Kids won numerous awards in its short time on newsstands. It was named Magazine of the Year by the Society of Publication Designers in 2004 and it won the National Magazine Award for best design in 2005. Filled with wonderful photography and imaginative craft ideas, Kids became a leader in its category. Its layout was spectacular and filled with information for both parents and kids regarding all manner of topics, from pets to science to nature to cooking to crafting to sports to parties to decorating, and on and on it goes! The magazine contained recipes, craft workbooks and a very unique "How-Now" section: a detatchable booklet for the young reader filled with puzzles, quizzes and games.
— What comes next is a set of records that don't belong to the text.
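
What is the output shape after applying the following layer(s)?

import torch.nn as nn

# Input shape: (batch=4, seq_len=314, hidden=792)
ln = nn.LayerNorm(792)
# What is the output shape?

Input shape: (4, 314, 792)
Output shape: (4, 314, 792)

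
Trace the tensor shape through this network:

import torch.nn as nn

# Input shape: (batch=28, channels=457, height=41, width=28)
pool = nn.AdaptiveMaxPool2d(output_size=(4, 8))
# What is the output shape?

Input shape: (28, 457, 41, 28)
Output shape: (28, 457, 4, 8)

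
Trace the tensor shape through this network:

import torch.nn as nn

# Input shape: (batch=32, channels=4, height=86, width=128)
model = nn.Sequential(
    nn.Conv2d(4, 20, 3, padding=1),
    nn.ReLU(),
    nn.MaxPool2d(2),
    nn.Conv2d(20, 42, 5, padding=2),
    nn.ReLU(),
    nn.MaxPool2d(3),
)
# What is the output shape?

Input shape: (32, 4, 86, 128)
  -> after first Conv2d: (32, 20, 86, 128)
  -> after first MaxPool2d: (32, 20, 43, 64)
  -> after second Conv2d: (32, 42, 43, 64)
Output shape: (32, 42, 14, 21)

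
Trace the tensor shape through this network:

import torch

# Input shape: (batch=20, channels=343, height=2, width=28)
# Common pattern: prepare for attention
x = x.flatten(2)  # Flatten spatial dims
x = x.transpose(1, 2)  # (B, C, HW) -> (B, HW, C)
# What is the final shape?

Input shape: (20, 343, 2, 28)
  -> after flatten(2): (20, 343, 56)
Output shape: (20, 56, 343)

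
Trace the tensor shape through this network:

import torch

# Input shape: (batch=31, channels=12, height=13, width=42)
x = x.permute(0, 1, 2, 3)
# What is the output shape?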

This section usually focused on a specific animal and the activities in the booklet (mazes, jokes, etc.) centered around this animal theme. Kids published its last issue with the Spring 2006 edition.

Candy, vintage party hats, crepe paper in every hue, paper bowls from Bali, and old crafts magazines are all fodder for the imagination of Kids editorial director Jodi Levine, who also designs for the company's crafts line. Her office is pictured below.

"I look in funny places to find ideas," she says. "Everyday detritus inspires me. It might be the beautiful stripe on a sugar packet or the lovely rose printed on a plastic bag. I tend to hoard stuff like that. Once, the swirl on a kids' lollipop inspired a whole story."
One of the covers of the "How-Now" section - a detachable booklet that came inside each issue of Kids. The illustrations were done by Calef Brown; games and riddles were by Puzzability.


Pete Mars said...

This is a wonderful tribute to Kids! Jodi is amazing at everything she does and she's a lovely person as well. To give credit where it is due, Celia Barbour (another talent powerhouse) was Editor in Chief of Kids before Jodi.

You Can Call Me Jane said...

I have several of the Kids magazines and love them. Why would such a good mag leave us? I had renewed and paid for another subscription and they notified me that they had ceased operation and applied my $$ to another publication . . . so sad!

Rowaida said...

Wow I haven't seen these magazines, but I heard about them. I love these magazines. Jodie is amazing, I love her work, talent she is so creative. I remember seeing her wedding, it was amazing and she made all the flowers from Crepe paper, it was beautiful.

Trellis Smith said...

I just purchased 11 of the Kids Magazines on eBay. I hope to find the others. I want to get the Living magazines from the 90's because I feel they are the basis of everything MSLO is doing today.


The best editions of MSL are from 1997 to 2003, in my opinion. The early editions are great to study the evolution of the brand and to see how Martha's style has changed over the years. The magazines are great representations of how "lifestyle" has evolved.

Christina said...

The Kids magazine was my favorite! I was very sad to see it go!

AHLondon said...

I loved these magazines. I have a few on my bookshelf. I've not opened them in a while, mainly because I don't have to. I remember most of the projects.